Variant allele frequencies (VAF) in different samples from the family member in whom mosaicism was detected by ultra-deep Illumina Sequencing (Deep-NGS). Family number, gene, cDNA coordinates of the DNM and the origin of the different samples are indicated on the x-axis in the same order for each family. The category classification is indicated at the top of the figure and the colours reflect the parental/post-zygotic origin of the DNM (blue [somatic paternal tissues], turquoise [paternal sperm], pink [somatic maternal tissues] or green [post-zygotic/proband tissues]). The ╳ represents a sample failure. Full data for the other family members and controls are presented in Supplementary Fig. S2 and Supplementary Data 2. FAM17 and FAM60 are the two families with multiple affected pregnancies and belong to Category F (maternal mixed mosaicism); note the low VAF in the maternal blood samples (M3) for both families. Each bar represents a single VAF calculated from the sum of 3 technical replicates, then corrected using measurements from 3 unrelated controls (corrected VAFs, see “Methods”). Error bars represent the 95% binomial confidence intervals. Abbreviations: F father; M mother; C child; 1 = buccal mucosa (left); 2 = buccal mucosa (right); 3 = blood; 4 = saliva; 5 = urine; 6 = sperm; 7 = genomic DNA from original testing.
Fig. 4
Fig. 4. Overview of the results of the PREGCARE study showing refinement of individual recurrence risk for all families.

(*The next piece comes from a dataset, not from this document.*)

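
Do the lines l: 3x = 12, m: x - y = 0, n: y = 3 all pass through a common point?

No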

a Summary table of the PREGCARE results for the 59 DNMs analyzed in this study and overview of the refined recurrence risk (RR). b Personalized recurrence risk (RR%) estimates for each of the 60 families (61 DNMs) enrolled in the PREGCARE study represented on a logarithmic scale. The red dotted line represents the generic population RR given to couples who have had a child with a DNM (~1.5%). Individual family numbers are indicated on the x-axis. Each bar represents the new refined RR for a given family enrolled into the PREGCARE study. For ease of visualization, bars are coloured according to the origin of the DNM [blue (paternal), pink (maternal), green (post-zygotic/proband) or grey (the parental origin could not be resolved)]. The RR can be quantified for DNMs of paternal (Categories A–C, via semen analysis, blue) and post-zygotic (Category G, green) origin (represented by block colours); note that to be conservative in our estimates of RR, the plotted bars represent the upper 95% binomial CI from the corrected VAF measured in sperm samples by Deep-NGS for each of the paternally-derived DNMs (Supplementary Data 2). The RR can only be estimated for maternal (pink) or haplotype-unresolved cases (grey). These estimates are represented by stripes, with error bars representing the upper and lower 95% CI—see Supplementary Note 6 for details on estimate calculations. Note that the DNM of FAM54 was analyzed by allele-specific PCR (Supplementary Note 2) and that Category F includes the two additional families with multiple affected pregnancies (FAM17 and FAM60).